With ever growing compliance requirements across industries, many more companies are upgrading or preparing to implement more vigorous management of their third parties. Available lists providing Anti-Money Laundering (AML), Politically Exposed People (PEP), Beneficial Ownership data are just examples of areas to consider when setting up Third Party Risk Management.
Not all Third Parties are equal.
What third parties are important to spend time on? If you are buying office supplies from a local company, the risk is small. If you are dealing internationally with vendors or customers for sensitive commodities or products, the risk is much greater and the costs for researching the third party are more justifiable. To effectively account for the differences, you need to create a risk profile for each third party based on your specific business. Components of the profile need to be relevant to your situation.
What countries are riskier? What contract value thresholds are relevant? What products or services are you contracting for? These are just examples of what makes up the risk profile.

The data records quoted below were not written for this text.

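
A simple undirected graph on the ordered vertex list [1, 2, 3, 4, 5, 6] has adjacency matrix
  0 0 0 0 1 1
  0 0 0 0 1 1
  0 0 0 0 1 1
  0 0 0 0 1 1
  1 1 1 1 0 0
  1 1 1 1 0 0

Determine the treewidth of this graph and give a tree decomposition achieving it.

The largest bag has 3 vertices, giving width 2; this decomposition certifies tw(G) ≤ 2. The edges 1–6–2–5–1 form a cycle, so G is not a tree and its treewidth is at least 2. Combining the bounds, tw(G) = 2.

Treewidth 2.
Bags: B1 = {1, 5, 6}  B2 = {2, 5, 6}  B3 = {4, 5, 6}  B4 = {3, 5, 6}
Tree: B1–B2, B2–B3, B3–B4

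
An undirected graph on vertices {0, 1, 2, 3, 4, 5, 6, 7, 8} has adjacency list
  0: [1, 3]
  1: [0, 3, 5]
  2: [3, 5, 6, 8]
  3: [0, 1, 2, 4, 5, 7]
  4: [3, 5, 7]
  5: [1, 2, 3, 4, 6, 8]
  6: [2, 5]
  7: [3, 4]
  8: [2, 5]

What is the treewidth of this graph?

2

A width-2 tree decomposition is:
Bags: B1 = {3, 4, 5}  B2 = {3, 4, 7}  B3 = {1, 3, 5}  B4 = {2, 3, 5}  B5 = {2, 5, 6}  B6 = {0, 1, 3}  B7 = {2, 5, 8}
Tree: B1–B2, B1–B3, B3–B4, B4–B5, B3–B6, B5–B7
The largest bag has 3 vertices, giving width 2; this decomposition certifies tw(G) ≤ 2. On the other hand G contains the 3-clique {2, 5, 8}. A clique must lie in a single bag of any decomposition, so no decomposition can have width below 2. Combining the bounds, tw(G) = 2.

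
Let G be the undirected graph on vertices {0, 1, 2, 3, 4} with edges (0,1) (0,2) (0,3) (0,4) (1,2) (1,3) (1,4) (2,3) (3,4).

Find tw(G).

A width-3 tree decomposition is:
Bags: B1 = {0, 1, 2, 3}  B2 = {0, 1, 3, 4}
Tree: B1–B2
The largest bag has 4 vertices, giving width 3; this decomposition certifies tw(G) ≤ 3. For the lower bound, the 4 vertices {0, 1, 2, 3} are pairwise adjacent, and any tree decomposition puts a clique entirely inside one bag — forcing width ≥ 3. Therefore the treewidth is 3.

3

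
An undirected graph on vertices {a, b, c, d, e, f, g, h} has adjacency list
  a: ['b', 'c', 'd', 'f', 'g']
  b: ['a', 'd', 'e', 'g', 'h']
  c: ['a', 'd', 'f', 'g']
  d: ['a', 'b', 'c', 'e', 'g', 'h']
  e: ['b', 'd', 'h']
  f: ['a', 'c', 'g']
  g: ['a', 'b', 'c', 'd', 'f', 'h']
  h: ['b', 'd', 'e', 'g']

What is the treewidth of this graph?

3

A width-3 tree decomposition is:
Bags: B1 = {b, d, g, h}  B2 = {a, b, d, g}  B3 = {b, d, e, h}  B4 = {a, c, d, g}  B5 = {a, c, f, g}
Tree: B1–B2, B1–B3, B2–B4, B4–B5
Each bag holds 4 vertices, so the decomposition has width 3, which upper-bounds the treewidth. On the other hand G contains the 4-clique {b, d, g, h}. A clique must lie in a single bag of any decomposition, so no decomposition can have width below 3. Combining the bounds, tw(G) = 3.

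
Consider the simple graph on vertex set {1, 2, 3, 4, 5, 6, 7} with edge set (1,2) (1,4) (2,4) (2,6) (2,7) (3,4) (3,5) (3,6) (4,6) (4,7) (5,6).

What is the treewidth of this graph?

2

A width-2 tree decomposition is:
Bags: B1 = {2, 4, 7}  B2 = {2, 4, 6}  B3 = {3, 4, 6}  B4 = {1, 2, 4}  B5 = {3, 5, 6}
Tree: B1–B2, B2–B3, B1–B4, B3–B5
Every bag has size at most 3, so the width is 3 − 1 = 2 and tw(G) ≤ 2. For the lower bound, the 3 vertices {1, 2, 4} are pairwise adjacent, and any tree decomposition puts a clique entirely inside one bag — forcing width ≥ 2. Combining the bounds, tw(G) = 2.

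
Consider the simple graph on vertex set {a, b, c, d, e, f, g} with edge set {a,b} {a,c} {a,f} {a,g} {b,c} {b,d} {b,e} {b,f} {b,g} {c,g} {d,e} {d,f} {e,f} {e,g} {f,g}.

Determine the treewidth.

3

A width-3 tree decomposition is:
Bags: B1 = {a, b, f, g}  B2 = {b, e, f, g}  B3 = {a, b, c, g}  B4 = {b, d, e, f}
Tree: B1–B2, B1–B3, B2–B4
Every bag has size at most 4, so the width is 4 − 1 = 3 and tw(G) ≤ 3. Conversely, {a, b, c, g} is a clique of size 4, and the vertices of any clique must share a bag in every tree decomposition; so some bag has ≥ 4 vertices and tw(G) ≥ 3. Combining the bounds, tw(G) = 3.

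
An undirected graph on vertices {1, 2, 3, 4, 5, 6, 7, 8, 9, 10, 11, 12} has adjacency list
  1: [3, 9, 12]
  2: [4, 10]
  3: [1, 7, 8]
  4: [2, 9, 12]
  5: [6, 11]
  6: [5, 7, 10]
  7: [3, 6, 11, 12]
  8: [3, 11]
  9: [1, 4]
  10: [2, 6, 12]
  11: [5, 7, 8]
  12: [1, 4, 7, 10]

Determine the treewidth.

3

A width-3 tree decomposition is:
Bags: B1 = {1, 2, 4, 9}  B2 = {1, 2, 4, 12}  B3 = {1, 2, 10, 12}  B4 = {1, 3, 10, 12}  B5 = {3, 7, 10, 12}  B6 = {3, 6, 7, 10}  B7 = {3, 6, 7, 8}  B8 = {6, 7, 8, 11}  B9 = {5, 6, 8, 11}
Tree: B1–B2, B2–B3, B3–B4, B4–B5, B5–B6, B6–B7, B7–B8, B8–B9
The largest bag has 4 vertices, giving width 3; this decomposition certifies tw(G) ≤ 3. For the lower bound: the 4 vertex sets {2,4,9}, {1}, {12}, {3,6,7,10} are disjoint, each induces a connected subgraph, and every pair is joined by at least one edge of G. Contracting each set to a single vertex therefore yields K_{4} as a minor, and since treewidth is minor-monotone, tw(G) ≥ tw(K_{4}) = 3. Hence tw(G) = 3 exactly.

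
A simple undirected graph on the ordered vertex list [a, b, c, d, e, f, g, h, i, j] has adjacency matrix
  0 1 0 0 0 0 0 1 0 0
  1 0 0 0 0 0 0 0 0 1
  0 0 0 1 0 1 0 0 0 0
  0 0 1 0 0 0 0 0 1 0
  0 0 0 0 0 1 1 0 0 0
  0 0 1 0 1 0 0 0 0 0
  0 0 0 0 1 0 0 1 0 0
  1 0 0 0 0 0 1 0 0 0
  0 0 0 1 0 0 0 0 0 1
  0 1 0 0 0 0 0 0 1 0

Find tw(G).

2

A width-2 tree decomposition is:
Bags: B1 = {c, d, f}  B2 = {d, e, f}  B3 = {d, e, g}  B4 = {d, g, h}  B5 = {a, d, h}  B6 = {a, b, d}  B7 = {b, d, j}  B8 = {d, i, j}
Tree: B1–B2, B2–B3, B3–B4, B4–B5, B5–B6, B6–B7, B7–B8
Each bag holds 3 vertices, so the decomposition has width 2, which upper-bounds the treewidth. For the lower bound, G contains the cycle d–c–f–e–g–h–a–b–j–i–d, so G is not a forest; only forests have treewidth ≤ 1, hence tw(G) ≥ 2. Therefore the treewidth is 2.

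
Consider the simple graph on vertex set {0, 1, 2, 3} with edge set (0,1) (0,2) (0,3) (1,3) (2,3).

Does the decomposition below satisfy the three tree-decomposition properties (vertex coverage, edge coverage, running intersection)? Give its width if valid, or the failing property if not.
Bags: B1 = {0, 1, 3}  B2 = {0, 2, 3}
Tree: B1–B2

Every vertex of G appears in some bag (union = {0, 1, 2, 3}); every edge is covered by a bag; and for each vertex v the set of bags containing v is connected in the bag tree. The decomposition is therefore valid. The largest bag has 3 vertices, so the width is 2.

Yes; width 2.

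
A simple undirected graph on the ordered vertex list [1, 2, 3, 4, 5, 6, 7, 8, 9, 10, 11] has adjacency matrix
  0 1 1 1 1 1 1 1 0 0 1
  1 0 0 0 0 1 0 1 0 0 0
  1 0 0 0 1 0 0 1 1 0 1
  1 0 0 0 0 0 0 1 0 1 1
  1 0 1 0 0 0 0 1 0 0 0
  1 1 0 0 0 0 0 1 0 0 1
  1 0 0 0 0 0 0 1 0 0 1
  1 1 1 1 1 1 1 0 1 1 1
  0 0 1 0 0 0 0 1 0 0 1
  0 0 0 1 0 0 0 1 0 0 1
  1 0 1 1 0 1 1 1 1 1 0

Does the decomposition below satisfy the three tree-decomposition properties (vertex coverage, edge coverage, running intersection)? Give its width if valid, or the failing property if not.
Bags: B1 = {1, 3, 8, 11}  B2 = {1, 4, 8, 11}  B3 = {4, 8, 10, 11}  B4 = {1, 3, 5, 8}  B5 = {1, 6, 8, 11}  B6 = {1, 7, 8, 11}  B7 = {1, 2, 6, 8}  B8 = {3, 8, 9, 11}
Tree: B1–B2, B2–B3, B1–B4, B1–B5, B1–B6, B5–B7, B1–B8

Yes; width 3.

Vertex coverage: the bags together contain {1, 2, 3, 4, 5, 6, 7, 8, 9, 10, 11}, the full vertex set. Edge coverage: each edge of G has both endpoints in at least one bag. Running intersection: for every vertex, the bags containing it form a connected subtree. All three properties hold, so this is a valid tree decomposition of width max|bag| − 1 = 3, and hence tw(G) ≤ 3.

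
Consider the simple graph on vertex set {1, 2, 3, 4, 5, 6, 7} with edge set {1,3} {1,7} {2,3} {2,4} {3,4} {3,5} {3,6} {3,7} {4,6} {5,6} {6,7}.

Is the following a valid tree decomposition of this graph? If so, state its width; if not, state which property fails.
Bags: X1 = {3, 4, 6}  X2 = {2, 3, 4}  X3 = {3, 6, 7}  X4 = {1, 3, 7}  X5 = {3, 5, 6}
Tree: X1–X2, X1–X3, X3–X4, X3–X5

Yes; width 2.

Every vertex of G appears in some bag (union = {1, 2, 3, 4, 5, 6, 7}); every edge is covered by a bag; and for each vertex v the set of bags containing v is connected in the bag tree. The decomposition is therefore valid. The largest bag has 3 vertices, so the width is 2.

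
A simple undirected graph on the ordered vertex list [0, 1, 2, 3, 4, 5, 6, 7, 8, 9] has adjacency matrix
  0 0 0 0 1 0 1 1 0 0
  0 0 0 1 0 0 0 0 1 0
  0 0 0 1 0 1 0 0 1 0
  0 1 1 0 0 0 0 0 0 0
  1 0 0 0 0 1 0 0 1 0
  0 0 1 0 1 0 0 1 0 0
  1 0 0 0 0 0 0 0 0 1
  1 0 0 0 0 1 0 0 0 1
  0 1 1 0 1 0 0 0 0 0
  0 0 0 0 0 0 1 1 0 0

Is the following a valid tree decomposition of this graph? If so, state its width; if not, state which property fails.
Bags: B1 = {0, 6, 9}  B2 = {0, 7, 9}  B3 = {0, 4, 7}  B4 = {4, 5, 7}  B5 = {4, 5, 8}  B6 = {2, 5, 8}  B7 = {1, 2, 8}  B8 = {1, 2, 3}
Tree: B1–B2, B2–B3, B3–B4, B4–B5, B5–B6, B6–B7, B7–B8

Yes; width 2.

Every vertex of G appears in some bag (union = {0, 1, 2, 3, 4, 5, 6, 7, 8, 9}); every edge is covered by a bag; and for each vertex v the set of bags containing v is connected in the bag tree. The decomposition is therefore valid. The largest bag has 3 vertices, so the width is 2.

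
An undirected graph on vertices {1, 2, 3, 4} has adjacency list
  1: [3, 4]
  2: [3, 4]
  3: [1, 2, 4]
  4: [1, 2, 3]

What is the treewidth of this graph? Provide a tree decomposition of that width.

Treewidth 2.
One optimal decomposition is:
Bags: B1 = {1, 3, 4}  B2 = {2, 3, 4}
Tree: B1–B2

The largest bag has 3 vertices, giving width 2; this decomposition certifies tw(G) ≤ 2. On the other hand G contains the 3-clique {1, 3, 4}. A clique must lie in a single bag of any decomposition, so no decomposition can have width below 2. Hence tw(G) = 2 exactly.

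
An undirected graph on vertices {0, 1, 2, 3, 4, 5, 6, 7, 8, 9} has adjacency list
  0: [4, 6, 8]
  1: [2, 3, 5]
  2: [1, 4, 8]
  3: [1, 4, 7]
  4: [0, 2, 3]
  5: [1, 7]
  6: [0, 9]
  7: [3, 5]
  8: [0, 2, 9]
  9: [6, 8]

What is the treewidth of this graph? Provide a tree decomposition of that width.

Each bag holds 3 vertices, so the decomposition has width 2, which upper-bounds the treewidth. For the lower bound, G contains the cycle 5–7–3–1–5, so G is not a forest; only forests have treewidth ≤ 1, hence tw(G) ≥ 2. Combining the bounds, tw(G) = 2.

Treewidth 2.
Bags: B1 = {1, 5, 7}  B2 = {1, 3, 7}  B3 = {1, 2, 3}  B4 = {2, 3, 4}  B5 = {2, 4, 8}  B6 = {0, 4, 8}  B7 = {0, 8, 9}  B8 = {0, 6, 9}
Tree: B1–B2, B2–B3, B3–B4, B4–B5, B5–B6, B6–B7, B7–B8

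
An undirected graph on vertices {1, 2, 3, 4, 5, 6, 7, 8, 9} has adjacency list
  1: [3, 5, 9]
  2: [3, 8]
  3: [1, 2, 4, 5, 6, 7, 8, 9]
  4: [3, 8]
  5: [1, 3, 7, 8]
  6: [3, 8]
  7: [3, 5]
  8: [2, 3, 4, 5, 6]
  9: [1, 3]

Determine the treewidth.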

Once you determine the components of your Company’s risk profile, you then need to assess and categorize a third party based on the relationship you have with them. Collecting the requisite information can come from individuals in the business, data from systems like your CRM or ERP, or a combination. In all cases, you need a process to request and control the collection and use of profiling information about the third party.
Based on your risk profile you then determine what third parties to rigorously review. You may also have to request and manage the receipt of more granular information from the third party that will be used to compare against one or more data sources for risk. Information like banking relationships, stakeholders in the business, executive names and operating locations are just a few examples.
After obtaining more granular third-party data, you then need to compare the data against available information sources to determine if you are exposed by having a relationship with the third party. Multiple data sources are sold through subscriptions, some are specific to certain global regions and others are specific to some aspect of business operations like financial reporting, criminal records, court cases and other compliance reporting domains. It is important to assess what data sources you need and which are best for your business.
Again, the process is important to initially review the third party and to have a mechanism to continually review those third parties with the greatest risk to your business. For smaller organizations, you can manually control this process and have staff directly access available databases of compliance data. For larger organizations, you can implement a system like Symfact to manage all aspects of your Third Party Risk reviews. Any system you implement must be able to support your processes, your risk profiles and your selected resource databases from initial assessment to full review and continuous monitoring.
Other items to consider are what activities start a third-party review. Is it a proposal or awarded contract? Who in the organization can provide initial assessment data? Who determines when you need to sever a third party relationship, and what is it based on? Is enhanced due diligence needed for some third parties, and what are the rules and costs involved?